Была ли это вызывающая жестокая дерзость или нарочный предлог, который девушка сама вложила ему в руки? Бьярки не мог сказать. Но он решил узнать правду, чего бы это ни стоило.
***
Наступила ранняя осень, и хотя вечера были ещё тёплые, пропахшие дымом и яблоками, сырые туманы, поднимавшиеся от реки, не давали засиживаться допоздна.
Ночь постепенно густела, и в вышине уже напружинилась белая кибить месяца. Тёмные очертания Вежи были отчётливо видны на синем, убранном ранними звёздами небе, и Бьярки остановился, глядя на тусклый желтоватый огонёк окна. Когда две ночи назад испуганная женщина с худыми руками в синеватых жилках скороговоркой пробормотала, что Гнеда больше не живёт в её доме, боярин едва не потерял почву под ногами. Всю дорогу он готовился к встрече, тщательно укладывая правильные и до вершка отмеренные слова, словно стрелы в берестяной тул, древко к древку, и ещё не постучав в дверь, уже натянул невидимую тетиву.
Непомерное напряжение, не нашедшее выхода, обессилило его. Те несколько мгновений, когда Бьярки полагал, что Гнеды больше нет в Залесье, вымотали, как хорошая вылазка сарынов. Но и облегчение, последовавшее за скомканным объяснением, что девушка вернулась в родные Переброды, оказалось неимоверным. Не всё было потеряно.
Он видел Вежу в первый раз, но сразу проникся её мощью. Громада, зиждившаяся над миром со времён Первых Князей, задолго до его, Бьярки, рождения, и, вероятно, просуществующая ещё немало лет после его смерти, не могла оставить равнодушным. Что-то в её спокойной крепости, в снисходительной жёсткости внушало уважение. У этого места была своя собственная, не зависящая от людей воля, и она вызывала почтение.
В ночной тишине мягко прошуршали по песку копыта Гуляя. Оба они — человек и конь — одновременно замерли, и Бьярки бесшумно соскользнул вниз. Привязав лошадь, юноша взошёл по щербатым ступеням и остановился напротив тяжёлой двери. На уровне его глаз висело большое железное кольцо. Бьярки потянулся к нему, и ржавые струпья сухо царапнули пальцы. Он стукнул, и гулкий звук нехотя потёк по холодному нутру Вежи. Не дожидаясь его окончания, боярин ударил ещё два раза, сильнее и нетерпеливее.
Долгое время ничего не происходило. Бьярки даже мог бы усомниться, что внутри кто-то был, если бы не свет в окне, свидетельствующий об обратном. Он уже подался вперёд, чтобы вновь постучать, как вдруг без всякого предупреждения послышался глухой скрежет засова, и дверь, дрогнув, отворилась.

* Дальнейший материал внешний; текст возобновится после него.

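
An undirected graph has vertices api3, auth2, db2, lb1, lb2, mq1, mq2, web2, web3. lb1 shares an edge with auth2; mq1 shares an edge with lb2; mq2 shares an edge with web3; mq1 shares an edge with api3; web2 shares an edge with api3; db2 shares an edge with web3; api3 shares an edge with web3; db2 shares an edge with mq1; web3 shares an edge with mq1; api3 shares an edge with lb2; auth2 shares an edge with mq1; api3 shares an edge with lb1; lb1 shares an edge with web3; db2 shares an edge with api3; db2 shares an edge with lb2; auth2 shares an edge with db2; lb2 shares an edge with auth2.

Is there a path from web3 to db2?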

Когда до Гнеды донёсся звук, которого она не слышала так давно, что вначале даже не осознала его природу, девушка, медленно отложив перо, выпрямилась. Было так поздно, что вся деревня наверняка спала. Должно быть, ей послышалось. Гнеда снова опустила голову, стараясь унять волнение, по воронке раскручивающееся в глубине живота, и попыталась вернуться к прерванной работе. Но в тот же миг стук повторился, уже куда настойчивей, развеивая любые её колебания.
Наверное, так же неожиданно и тревожно был отвлечён когда-то от своих занятий Домомысл. В ту ночь, когда Фиргалл…
Мог ли это быть он? Или Айфэ? Или…
Та пора, когда она каждый день ждала и надеялась, миновала. Все сроки давно вышли, и, если бы он хотел… Если бы понял…
Девушка поднялась, внутренним чутьём ощущая нарастающее раздражение человека внизу. Негоже заставлять гостя ждать.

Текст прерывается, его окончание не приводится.